Friday, January 29, 2010
I Want My Fugu!
There’s a question on my mind, and it’s one I’ve mulled over for years, ever since Homer Simpson demanded fugu (河豚) at a Japanese restaurant, that time when the sushi chef was out canoodling Ms. Krabappel on the backseat of her car. Cue assistant chef’s stressful splicing and dicing of the deflating delicacy.
For those precious insular types without an operational TV who may’ve missed this episode, and double-up on the offense by having no access to Wikipedia or even a moth-eaten edition of the Encylopædia Britannica, fugu is the Japanese name for blowfish, and the majority of these fish have extremely high levels of a neurotoxin called tetrodotoxin in their ovaries, liver, intestines, gonads and skin.
These little fellas, with a penchant for getting sizable relatively quickly, in fact get honorable mention on both Wikipedia and in the Britannica for being the second most-poisonous vertebrates in the world. There’s also no antidote. That doesn’t seem to faze the Japanese, though - apparently some 10,000 tons are consumed here each year.
When I first came over from Australia, I really had no choice but to play Homer and indulge in the expensive dish, and the best way to have fugu is sashimi-style, sliced exceptionally thin and raw, and served with a special dipping sauce called ponzu (a canny blend of citrus juice and soy sauce).
You can also have it deep fried or conjured up in a nabe (hot pot), but for me it’s sensational as sashimi, combined with fugu hirezake: Toasted fugu fin served in hot saké. It smells a wee bit fishy, but has quite the celebratory kick to it.
You can usually tell the fugu eateries by the huge store-front tanks full of the fish: Swimming, carousing, looking a little the worse-for-wear, and occasionally floating listlessly upside down.
The allusion of those bottom up types runs a little close to home when it comes to fugu.
Both in fiction and reality the fish has had a huge impact on the culture of this country. While it’s the foodstuff of kings (but not the emperor, apparently), lauded in haiku, and all Japanese office workers with big annual bonuses aspire to tuck into the aquatic delight, there’s a hint of the morbid and suicidal involved, along with some mention of egos quashed. Fugu, while outrageously priced, is the Russian roulette of the wining and dining set - and fatality is, after all, the great leveler.
Theatrical rumor has it that the flamboyant Chairman Kaga (played by actor Takeshi Kaga), of Iron Chef notoriety, died of fugu poisoning after the series ended in Japan, but kabuki star Bando Mitsugoro VIII really did die (of paralysis and asphyxiation) just hours after a stint in a Kyoto restaurant in 1975 - having thrown care to the winds, boasting invulnerability, and tossed down four of the fish’s highly-toxic livers.

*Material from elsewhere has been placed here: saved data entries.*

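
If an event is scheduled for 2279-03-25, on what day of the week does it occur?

Tuesday

Doomsday rule: the anchor day for the 2200s is Friday. For year 79: 79÷12 = 6 r 7, and 7÷4 = 1, so 6+7+1 = 14.
Friday + 14 ≡ Friday — that's 2279's doomsday.
In March the doomsday date is Mar 14.
Mar 25 is 11 days after Mar 14; 11 mod 7 = 4, so Friday + 4 = Tuesday.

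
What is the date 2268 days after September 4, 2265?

November 20, 2271

+365 (one year) → Sep 4, 2266 (1903 left).
+365 (one year) → Sep 4, 2267 (1538 left).
+366 (one year; includes Feb 29, 2268) → Sep 4, 2268 (1172 left).
+365 (one year) → Sep 4, 2269 (807 left).
+365 (one year) → Sep 4, 2270 (442 left).
+365 (one year) → Sep 4, 2271 (77 left).
Sep has 30 days: +27 → Oct 1, 2271 (50 left).
Oct has 31 days: +31 → Nov 1, 2271 (19 left).
+19 → Nov 20, 2271.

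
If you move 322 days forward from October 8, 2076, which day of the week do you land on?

Thursday

First find the weekday of Oct 8, 2076. Doomsday rule: the anchor day for the 2000s is Tuesday. For year 76: 76÷12 = 6 r 4, and 4÷4 = 1, so 6+4+1 = 11.
Tuesday + 11 ≡ Saturday — that's 2076's doomsday.
In October the doomsday date is Oct 10.
Oct 8 is 2 days before Oct 10; 2 mod 7 = 2, so Saturday − 2 = Thursday.
322 mod 7 = 0, so 322 days after a Thursday is Thursday + 0 = Thursday.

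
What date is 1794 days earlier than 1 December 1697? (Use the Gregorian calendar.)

January 2, 1693

−365 (one year) → Dec 1, 1696 (1429 left).
−366 (one year; includes Feb 29, 1696) → Dec 1, 1695 (1063 left).
−365 (one year) → Dec 1, 1694 (698 left).
−365 (one year) → Dec 1, 1693 (333 left).
−1 → Nov 30, 1693 (end of Nov, 30 days; 332 left).
−30 → Oct 31, 1693 (end of Oct, 31 days; 302 left).
−31 → Sep 30, 1693 (end of Sep, 30 days; 271 left).
−30 → Aug 31, 1693 (end of Aug, 31 days; 241 left).
−31 → Jul 31, 1693 (end of Jul, 31 days; 210 left).
−31 → Jun 30, 1693 (end of Jun, 30 days; 179 left).
−30 → May 31, 1693 (end of May, 31 days; 149 left).
−31 → Apr 30, 1693 (end of Apr, 30 days; 118 left).
−30 → Mar 31, 1693 (end of Mar, 31 days; 88 left).
−31 → Feb 28, 1693 (end of Feb, 28 days; 57 left).
−28 → Jan 31, 1693 (end of Jan, 31 days; 29 left).
−29 → Jan 2, 1693.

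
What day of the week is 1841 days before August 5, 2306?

Sunday

First find the weekday of Aug 5, 2306. Doomsday rule: the anchor day for the 2300s is Wednesday. For year 06: 6÷12 = 0 r 6, and 6÷4 = 1, so 0+6+1 = 7.
Wednesday + 7 ≡ Wednesday — that's 2306's doomsday.
In August the doomsday date is Aug 8.
Aug 5 is 3 days before Aug 8; 3 mod 7 = 3, so Wednesday − 3 = Sunday.
1841 mod 7 = 0, so 1841 days before a Sunday is Sunday − 0 = Sunday.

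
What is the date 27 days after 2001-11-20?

December 17, 2001

Nov has 30 days: +11 → Dec 1, 2001 (16 left).
+16 → Dec 17, 2001.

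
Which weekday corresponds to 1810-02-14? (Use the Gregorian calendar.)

Wednesday

Doomsday rule: the anchor day for the 1800s is Friday. For year 10: 10÷12 = 0 r 10, and 10÷4 = 2, so 0+10+2 = 12.
Friday + 12 ≡ Wednesday — that's 1810's doomsday.
In February the doomsday date is Feb 28 (1810 is not a leap year).
Feb 14 is 14 days before Feb 28; 14 mod 7 = 0, so Wednesday − 0 = Wednesday.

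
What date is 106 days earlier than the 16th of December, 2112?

September 1, 2112

−16 → Nov 30, 2112 (end of Nov, 30 days; 90 left).
−30 → Oct 31, 2112 (end of Oct, 31 days; 60 left).
−31 → Sep 30, 2112 (end of Sep, 30 days; 29 left).
−29 → Sep 1, 2112.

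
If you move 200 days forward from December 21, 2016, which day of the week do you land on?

First find the weekday of Dec 21, 2016. Doomsday rule: the anchor day for the 2000s is Tuesday. For year 16: 16÷12 = 1 r 4, and 4÷4 = 1, so 1+4+1 = 6.
Tuesday + 6 ≡ Monday — that's 2016's doomsday.
In December the doomsday date is Dec 12.
Dec 21 is 9 days after Dec 12; 9 mod 7 = 2, so Monday + 2 = Wednesday.
200 mod 7 = 4, so 200 days after a Wednesday is Wednesday + 4 = Sunday.

Sunday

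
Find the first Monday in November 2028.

November 1, 2028 is a Wednesday.
The first Monday is therefore November 6 (5 days later).

November 6, 2028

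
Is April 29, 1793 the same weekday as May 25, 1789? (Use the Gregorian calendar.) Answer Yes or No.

Yes

From May 25, 1789 to Apr 29, 1793 is 1435 days.
1435 mod 7 = 0, so they are the same weekday.
(May 25, 1789 is a Monday; Apr 29, 1793 is a Monday.)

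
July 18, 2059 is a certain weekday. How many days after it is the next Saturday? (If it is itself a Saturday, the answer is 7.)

1

Jul 18, 2059 is a Friday.
From Friday to the next Saturday is 1 day.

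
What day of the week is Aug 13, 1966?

Saturday

Doomsday rule: the anchor day for the 1900s is Wednesday. For year 66: 66÷12 = 5 r 6, and 6÷4 = 1, so 5+6+1 = 12.
Wednesday + 12 ≡ Monday — that's 1966's doomsday.
In August the doomsday date is Aug 8.
Aug 13 is 5 days after Aug 8; 5 mod 7 = 5, so Monday + 5 = Saturday.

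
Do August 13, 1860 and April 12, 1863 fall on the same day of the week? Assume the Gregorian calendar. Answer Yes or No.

From Aug 13, 1860 to Apr 12, 1863 is 972 days.
972 mod 7 = 6, so they are different weekdays.
(Aug 13, 1860 is a Monday; Apr 12, 1863 is a Sunday.)

No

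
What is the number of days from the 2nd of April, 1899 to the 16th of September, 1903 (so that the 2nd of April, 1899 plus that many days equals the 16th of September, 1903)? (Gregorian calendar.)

Apr 2, 1899 → Apr 2, 1900: 365 days.
Apr 2, 1900 → Apr 2, 1901: 365 days.
Apr 2, 1901 → Apr 2, 1902: 365 days.
Apr 2, 1902 → Apr 2, 1903: 365 days.
Apr 2, 1903 → May 2, 1903: 30 days (April has 30).
May 2, 1903 → Jun 2, 1903: 31 days (May has 31).
Jun 2, 1903 → Jul 2, 1903: 30 days (June has 30).
Jul 2, 1903 → Aug 2, 1903: 31 days (July has 31).
Aug 2, 1903 → Sep 2, 1903: 31 days (August has 31).
Sep 2, 1903 → Sep 16, 1903: 14 days.
Total: 1627 days.

1627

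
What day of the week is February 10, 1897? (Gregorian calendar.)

January 1, 1897 is a Friday.
Jan 1, 1897 → Feb 1, 1897: 31 days (January has 31).
Feb 1, 1897 → Feb 10, 1897: 9 days.
Total: 40 days.
40 mod 7 = 5, so Friday + 5 = Wednesday.

Wednesday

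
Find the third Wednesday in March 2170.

March 1, 2170 is a Thursday.
The first Wednesday is therefore March 7 (6 days later).
The third Wednesday is 7 + 2×7 = March 21.

March 21, 2170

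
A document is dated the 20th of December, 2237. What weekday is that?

Wednesday

Doomsday rule: the anchor day for the 2200s is Friday. For year 37: 37÷12 = 3 r 1, and 1÷4 = 0, so 3+1+0 = 4.
Friday + 4 ≡ Tuesday — that's 2237's doomsday.
In December the doomsday date is Dec 12.
Dec 20 is 8 days after Dec 12; 8 mod 7 = 1, so Tuesday + 1 = Wednesday.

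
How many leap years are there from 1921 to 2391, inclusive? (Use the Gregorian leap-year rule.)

114

Multiples of 4 in [1921,2391]: 117.
Of those, multiples of 100: 4 (not leap unless ÷400).
Multiples of 400: 1.
Leap years = 117 − 4 + 1 = 114.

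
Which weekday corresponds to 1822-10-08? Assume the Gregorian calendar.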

And then there’s that question I hinted at earlier, the one that’s followed me ever since I saw Homer carted off to hospital with suspected fugu poisoning.
The origin of the fish’s consumption in Japan remains unclear - it definitely goes back centuries, and there’ve been possible fugu table scraps found in burial mounds that date back to the Jomon Period, over 2,400 years ago.
The question for me is this: Who were the very first people who decided to snack on this exceptionally unattractive fish, and how on earth did they work out which bits were OK for consumption, and which other parts would grant them slow, excruciating death?
Were short staws involved? Furry dice? Some kind of class-system pecking order? Or just manic rounds of jan-ken-pon (rock-paper-scissors)?
Personally, every time I eat fugu (which has actually been only twice), I canonize the experience - then spend the rest of the night fretting that I’ll die in my sleep, much like the unluckier pioneers of aquatic vertebratic cuisine before me.